Nippon Life Insurance, Japan’s largest private-sector life insurer, established a structured finance department on April 1 to invest in domestic and international PF to generate greater returns. Nippon Life has a larger appetite than its peers and has already invested over ¥300bn in the last two years in structured finance loans, such as domestic PF, leveraged buyout financings and hybrid financings.
Shinji Kuge heads the 12-member team that is expected to expand further with more hires later this year, as the insurer aims to invest ¥1.5trn (US$13.77bn) in growth areas, including onshore and offshore PF, over the next four years.
Dai-ichi has similar ambitions. “Our target for this fiscal year [ending March 2018] is 20%–30% more than what we invested in the previous FY. We are beefing up the team, too,” said Akinao Nishio, deputy general manager of structured finance group, fixed-income investment department at Dai-ichi Life.
It isn’t only life insurance companies that are looking for greater returns than those available in the Japanese domestic market.
Japan holds enormous amounts of capital – indeed it is the world’s largest creditor nation and foreign reserves are approaching US$1.5trn. The country has one of the largest pools of institutional investment assets in the world and the Japanese Government Pension Investment Fund (GPIF) is known as the world’s single largest public pension fund.
Historically, the asset allocation of Japan’s public pension funds has been heavily weighted to Japanese Government Bonds (JGBs). More than 60% of Japan’s assets under management were allocated to very low yield JGBs in 2012.
A number of recent reforms to the GPIF have been undertaken to respond to the size and speed of demographic changes, the introduction of more sophisticated investment options in the market, and the impact of Japanese government economic policies.
The Pension Fund Association (PFA) moved relatively early by participating in one of the world’s largest infrastructure investment alliances, the Global Strategic Investment Alliance (GSIA), in 2012. The PFA now invests up to A$2.5bn in large-scale infrastructure assets together with other Japanese financial institutions.
However, the majority of Japanese pension funds have very limited capacity for direct investment. These limitations are partially regulatory, but are also driven by limited numbers of professionals who can directly manage investments.
This is changing. On April 11, the Government Pension Investment Fund put out a notice calling for asset managers for its fund of funds with expertise in diversified investments in mainly Core/Brown field Infrastructure.
The rising participation of Japanese insurers and pension funds should bode well for the global PF market, which clocked 2016 volume of US$265bn, down 4.5% year-on-year. Japanese banks have dominated global PF as the stagnant economy and a negative interest rate environment at home has pushed them overseas in search of greater returns.
The insurers and funds are following suit.
The power sector, which accounted for almost half of global PF volume last year, holds the greatest appeal for Japanese insurers as the stable cashflow-generating assets pose fewer risks, while providing returns that are better than thinly priced plain-vanilla corporate loans.

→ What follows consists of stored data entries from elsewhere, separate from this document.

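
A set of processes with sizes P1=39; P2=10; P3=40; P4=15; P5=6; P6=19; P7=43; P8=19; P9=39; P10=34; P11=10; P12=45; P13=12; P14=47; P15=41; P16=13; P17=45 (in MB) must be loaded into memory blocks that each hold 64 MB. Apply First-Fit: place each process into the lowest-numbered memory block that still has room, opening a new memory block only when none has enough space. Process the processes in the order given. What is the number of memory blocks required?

Put P1 (39 MB) in memory block 1; 25 MB remain.
Put P2 (10 MB) in memory block 1; 15 MB remain.
Put P3 (40 MB) in memory block 2; 24 MB remain.
Put P4 (15 MB) in memory block 1; 0 MB remain.
Put P5 (6 MB) in memory block 2; 18 MB remain.
Put P6 (19 MB) in memory block 3; 45 MB remain.
Put P7 (43 MB) in memory block 3; 2 MB remain.
Put P8 (19 MB) in memory block 4; 45 MB remain.
Put P9 (39 MB) in memory block 4; 6 MB remain.
Put P10 (34 MB) in memory block 5; 30 MB remain.
Put P11 (10 MB) in memory block 2; 8 MB remain.
Put P12 (45 MB) in memory block 6; 19 MB remain.
Put P13 (12 MB) in memory block 5; 18 MB remain.
Put P14 (47 MB) in memory block 7; 17 MB remain.
Put P15 (41 MB) in memory block 8; 23 MB remain.
Put P16 (13 MB) in memory block 5; 5 MB remain.
Put P17 (45 MB) in memory block 9; 19 MB remain.
Final memory blocks: [39,10,15] [40,6,10] [19,43] [19,39] [34,12,13] [45] [47] [41] [45].

9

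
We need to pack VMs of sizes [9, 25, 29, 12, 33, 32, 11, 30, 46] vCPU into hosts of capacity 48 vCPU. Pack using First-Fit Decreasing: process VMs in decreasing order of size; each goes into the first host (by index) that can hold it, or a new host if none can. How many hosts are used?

Sorted descending: 46, 33, 32, 30, 29, 25, 12, 11, 9.
Put 46 vCPU in host 1; 2 vCPU remain.
Put 33 vCPU in host 2; 15 vCPU remain.
Put 32 vCPU in host 3; 16 vCPU remain.
Put 30 vCPU in host 4; 18 vCPU remain.
Put 29 vCPU in host 5; 19 vCPU remain.
Put 25 vCPU in host 6; 23 vCPU remain.
Put 12 vCPU in host 2; 3 vCPU remain.
Put 11 vCPU in host 3; 5 vCPU remain.
Put 9 vCPU in host 4; 9 vCPU remain.
Final hosts: [46] [33,12] [32,11] [30,9] [29] [25].

6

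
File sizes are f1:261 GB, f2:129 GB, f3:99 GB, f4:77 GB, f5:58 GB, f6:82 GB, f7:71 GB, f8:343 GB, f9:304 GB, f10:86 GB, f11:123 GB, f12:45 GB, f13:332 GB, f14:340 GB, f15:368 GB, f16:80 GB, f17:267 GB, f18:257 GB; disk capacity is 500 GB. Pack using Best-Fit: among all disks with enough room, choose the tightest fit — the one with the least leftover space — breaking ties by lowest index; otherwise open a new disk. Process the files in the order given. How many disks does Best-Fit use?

disk 1: place f1 (261 GB), 239 GB left
disk 1: place f2 (129 GB), 110 GB left
disk 1: place f3 (99 GB), 11 GB left
disk 2: place f4 (77 GB), 423 GB left
disk 2: place f5 (58 GB), 365 GB left
disk 2: place f6 (82 GB), 283 GB left
disk 2: place f7 (71 GB), 212 GB left
disk 3: place f8 (343 GB), 157 GB left
disk 4: place f9 (304 GB), 196 GB left
disk 3: place f10 (86 GB), 71 GB left
disk 4: place f11 (123 GB), 73 GB left
disk 3: place f12 (45 GB), 26 GB left
disk 5: place f13 (332 GB), 168 GB left
disk 6: place f14 (340 GB), 160 GB left
disk 7: place f15 (368 GB), 132 GB left
disk 7: place f16 (80 GB), 52 GB left
disk 8: place f17 (267 GB), 233 GB left
disk 9: place f18 (257 GB), 243 GB left

9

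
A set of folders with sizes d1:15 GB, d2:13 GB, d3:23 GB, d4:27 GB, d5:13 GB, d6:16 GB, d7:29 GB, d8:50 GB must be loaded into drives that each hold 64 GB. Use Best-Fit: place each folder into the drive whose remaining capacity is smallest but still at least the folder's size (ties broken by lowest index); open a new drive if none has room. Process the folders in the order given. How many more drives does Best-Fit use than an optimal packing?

1

Best-Fit: [15,13,23,13] [27,16] [29] [50] → 4 drives.
Total size 186 GB; any packing needs at least ⌈186/64⌉ = 3 drives.
An optimal packing achieves that bound: [50,13] [29,16,15] [27,23,13] → 3 drives.
Excess: 4 − 3 = 1.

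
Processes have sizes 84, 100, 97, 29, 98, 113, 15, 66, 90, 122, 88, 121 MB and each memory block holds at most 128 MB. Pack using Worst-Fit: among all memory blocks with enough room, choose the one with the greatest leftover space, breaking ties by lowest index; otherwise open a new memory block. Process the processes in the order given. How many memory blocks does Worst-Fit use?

84 MB → memory block 1 (remaining 44 MB)
100 MB → memory block 2 (remaining 28 MB)
97 MB → memory block 3 (remaining 31 MB)
29 MB → memory block 1 (remaining 15 MB)
98 MB → memory block 4 (remaining 30 MB)
113 MB → memory block 5 (remaining 15 MB)
15 MB → memory block 3 (remaining 16 MB)
66 MB → memory block 6 (remaining 62 MB)
90 MB → memory block 7 (remaining 38 MB)
122 MB → memory block 8 (remaining 6 MB)
88 MB → memory block 9 (remaining 40 MB)
121 MB → memory block 10 (remaining 7 MB)
Final memory blocks: [84,29] [100] [97,15] [98] [113] [66] [90] [122] [88] [121].

10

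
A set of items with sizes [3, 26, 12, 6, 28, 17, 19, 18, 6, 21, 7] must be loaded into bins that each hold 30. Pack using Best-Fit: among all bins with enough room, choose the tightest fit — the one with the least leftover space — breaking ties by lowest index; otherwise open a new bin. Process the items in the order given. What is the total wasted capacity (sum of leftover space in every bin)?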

Nippon Life and Dai-ichi Life, which shown to have an appetite for offshore wind-power projects, are also expected to invest in Japanese renewables.
“Our company is in the process to acquire know-how through our recent investment in the German offshore wind-power project. We would like to participate if a good project emerges in Japan in the future,” according to Dai-ichi.
The interest will now be on how soon one of the large insurers or pension funds will join an offshore bidding consortium for a chance to be at the front of an infrastructure asset auction. They will only need to look at the performance of their global peers to appreciate the returns achieved from infrastructure investment.